You cannot please everyone. You will be criticized and judged in everything you do, just accept it and continue to do things that will make you and your loved ones happy.
Let yourself be heard.
Do not let the negativity of the world consume you.
Always trust your instincts.
Learn from your mistakes. There is no point in regretting what is already said and done.
Always take a moment to stop and notice the little things that can make you happy.
Stop thinking too much of the future and live in the ‘now’.
If it makes you happy, do it.
It’s never a bad thing to put yourself first.
It’s never too late to start anew.
When God closes a window, know that he is about to open a gate.
No obstacle is ever too hard when you have faith in Him.
The only constant thing in this world is change and all we have to do is accept all the changes and keep moving forward. We may usually not see it clearer at the moment, but rest assured, it’s all for the best.
There are really no words to describe how blessed and thankful I feel to be surrounded by awesome people.
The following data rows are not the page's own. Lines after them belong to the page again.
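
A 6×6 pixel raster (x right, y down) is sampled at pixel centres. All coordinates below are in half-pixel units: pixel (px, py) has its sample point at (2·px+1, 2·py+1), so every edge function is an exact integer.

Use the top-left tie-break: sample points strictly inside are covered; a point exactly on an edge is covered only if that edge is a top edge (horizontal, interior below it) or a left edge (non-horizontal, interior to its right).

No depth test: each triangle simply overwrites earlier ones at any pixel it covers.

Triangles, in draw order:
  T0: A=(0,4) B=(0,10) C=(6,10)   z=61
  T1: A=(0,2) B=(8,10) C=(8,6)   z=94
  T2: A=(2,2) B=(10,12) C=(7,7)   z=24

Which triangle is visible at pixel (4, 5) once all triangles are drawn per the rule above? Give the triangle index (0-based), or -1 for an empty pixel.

T0:
  2·area = 36  (B↔C swapped to make it positive)
  edge (0, 4)→(6, 10): d=(6,6) right/bottom  bias=-1
  edge (6, 10)→(0, 10): d=(-6,0) right/bottom  bias=-1
  edge (0, 10)→(0, 4): d=(0,-6) top-left  bias=+0
    (0,2)@(1, 5): e=[0,30,6] → .  [on edge]
    (0,3)@(1, 7): e=[12,18,6] → X
    (1,3)@(3, 7): e=[0,18,18] → .  [on edge]
    (0,4)@(1, 9): e=[24,6,6] → X
    (1,4)@(3, 9): e=[12,6,18] → X
    (2,4)@(5, 9): e=[0,6,30] → .  [on edge]
    (0,5)@(1, 11): e=[36,-6,6] → .
    (1,5)@(3, 11): e=[24,-6,18] → .
    (3,5)@(7, 11): e=[0,-6,42] → .  [on edge]
  covered (3 px):
    . . . . . .
    . . . . . .
    . . . . . .
    X . . . . .
    X X . . . .
    . . . . . .
T1:
  2·area = 32  (B↔C swapped to make it positive)
  edge (0, 2)→(8, 6): d=(8,4) right/bottom  bias=-1
  edge (8, 6)→(8, 10): d=(0,4) right/bottom  bias=-1
  edge (8, 10)→(0, 2): d=(-8,-8) top-left  bias=+0
    (0,1)@(1, 3): e=[4,28,0] → X  [on edge]
    (1,1)@(3, 3): e=[-4,20,16] → .
    (0,2)@(1, 5): e=[20,28,-16] → .
    (1,2)@(3, 5): e=[12,20,0] → X  [on edge]
    (2,2)@(5, 5): e=[4,12,16] → X
    (3,2)@(7, 5): e=[-4,4,32] → .
    (1,3)@(3, 7): e=[28,20,-16] → .
    (2,3)@(5, 7): e=[20,12,0] → X  [on edge]
    (3,3)@(7, 7): e=[12,4,16] → X
    (4,3)@(9, 7): e=[4,-4,32] → .
    (2,4)@(5, 9): e=[36,12,-16] → .
    (3,4)@(7, 9): e=[28,4,0] → X  [on edge]
    (4,5)@(9, 11): e=[36,-4,0] → .  [on edge]
  covered (6 px):
    . . . . . .
    X . . . . .
    . X X . . .
    . . X X . .
    . . . X . .
    . . . . . .
T2:
  2·area = 10  (B↔C swapped to make it positive)
  edge (2, 2)→(7, 7): d=(5,5) right/bottom  bias=-1
  edge (7, 7)→(10, 12): d=(3,5) right/bottom  bias=-1
  edge (10, 12)→(2, 2): d=(-8,-10) top-left  bias=+0
    (0,0)@(1, 1): e=[0,12,-2] → .  [on edge]
    (1,1)@(3, 3): e=[0,8,2] → .  [on edge]
    (2,2)@(5, 5): e=[0,4,6] → .  [on edge]
    (3,3)@(7, 7): e=[0,0,10] → .  [on edge]
    (4,4)@(9, 9): e=[0,-4,14] → .  [on edge]
    (5,5)@(11, 11): e=[0,-8,18] → .  [on edge]
  covered (0 px):
    . . . . . .
    . . . . . .
    . . . . . .
    . . . . . .
    . . . . . .
    . . . . . .

Z-buffer (winner per pixel, '.' = empty):
  . . . . . .
  1 . . . . .
  . 1 1 . . .
  0 . 1 1 . .
  0 0 . 1 . .
  . . . . . .

Answer: -1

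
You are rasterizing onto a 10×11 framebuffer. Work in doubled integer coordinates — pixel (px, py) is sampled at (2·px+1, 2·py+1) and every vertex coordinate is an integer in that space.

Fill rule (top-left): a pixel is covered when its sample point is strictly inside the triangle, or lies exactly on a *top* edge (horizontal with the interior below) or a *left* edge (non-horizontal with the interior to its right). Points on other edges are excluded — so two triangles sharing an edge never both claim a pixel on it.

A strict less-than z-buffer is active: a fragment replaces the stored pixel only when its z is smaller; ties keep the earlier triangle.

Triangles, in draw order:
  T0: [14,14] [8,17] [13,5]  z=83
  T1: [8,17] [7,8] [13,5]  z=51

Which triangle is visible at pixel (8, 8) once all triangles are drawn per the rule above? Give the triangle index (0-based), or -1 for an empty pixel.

T0:
  2·area = 57
  edge (14, 14)→(8, 17): d=(-6,3) right/bottom  bias=-1
  edge (8, 17)→(13, 5): d=(5,-12) top-left  bias=+0
  edge (13, 5)→(14, 14): d=(1,9) right/bottom  bias=-1
    (6,2)@(13, 5): e=[57,0,0] → .  [on edge]
    (6,3)@(13, 7): e=[45,10,2] → X
    (7,3)@(15, 7): e=[39,34,-16] → .
    (6,4)@(13, 9): e=[33,20,4] → X
    (7,4)@(15, 9): e=[27,44,-14] → .
    (5,5)@(11, 11): e=[27,6,24] → X
    (7,5)@(15, 11): e=[15,54,-12] → .
    (5,6)@(11, 13): e=[15,16,26] → X
    (7,6)@(15, 13): e=[3,64,-10] → .
    (4,7)@(9, 15): e=[9,2,46] → X
    (6,7)@(13, 15): e=[-3,50,10] → .
    (4,8)@(9, 17): e=[-3,12,48] → .
  covered (8 px):
    . . . . . . . . . .
    . . . . . . . . . .
    . . . . . . . . . .
    . . . . . . X . . .
    . . . . . . X . . .
    . . . . . X X . . .
    . . . . . X X . . .
    . . . . X X . . . .
    . . . . . . . . . .
    . . . . . . . . . .
    . . . . . . . . . .
T1:
  2·area = 57
  edge (8, 17)→(7, 8): d=(-1,-9) top-left  bias=+0
  edge (7, 8)→(13, 5): d=(6,-3) top-left  bias=+0
  edge (13, 5)→(8, 17): d=(-5,12) right/bottom  bias=-1
    (8,1)@(17, 3): e=[95,0,-38] → .  [on edge]
    (6,2)@(13, 5): e=[57,0,0] → .  [on edge]
    (4,3)@(9, 7): e=[19,0,38] → X  [on edge]
    (5,3)@(11, 7): e=[37,6,14] → X
    (6,3)@(13, 7): e=[55,12,-10] → .
    (2,4)@(5, 9): e=[-19,0,76] → .  [on edge]
    (4,4)@(9, 9): e=[17,12,28] → X
    (6,4)@(13, 9): e=[53,24,-20] → .
    (0,5)@(1, 11): e=[-57,0,114] → .  [on edge]
    (4,5)@(9, 11): e=[15,24,18] → X
    (5,5)@(11, 11): e=[33,30,-6] → .
    (4,6)@(9, 13): e=[13,36,8] → X
  covered (6 px):
    . . . . . . . . . .
    . . . . . . . . . .
    . . . . . . . . . .
    . . . . X X . . . .
    . . . . X X . . . .
    . . . . X . . . . .
    . . . . X . . . . .
    . . . . . . . . . .
    . . . . . . . . . .
    . . . . . . . . . .
    . . . . . . . . . .

Z-buffer (winner per pixel, '.' = empty):
  . . . . . . . . . .
  . . . . . . . . . .
  . . . . . . . . . .
  . . . . 1 1 0 . . .
  . . . . 1 1 0 . . .
  . . . . 1 0 0 . . .
  . . . . 1 0 0 . . .
  . . . . 0 0 . . . .
  . . . . . . . . . .
  . . . . . . . . . .
  . . . . . . . . . .

Answer: -1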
I cannot really pinpoint when and where it started, and how, but somehow, I woke up one day with a big smile on my face and realized that there are so many things to be thankful about. Truly, God always has a better plan for each and every downfall. I woke up one day and despite the stress, I know that I am happy and that this is all worth the wait and the struggle and the hurt. I finally understood, I finally know who and what I am waking up for. I may not have it all figured out yet, but I know that I will, soon.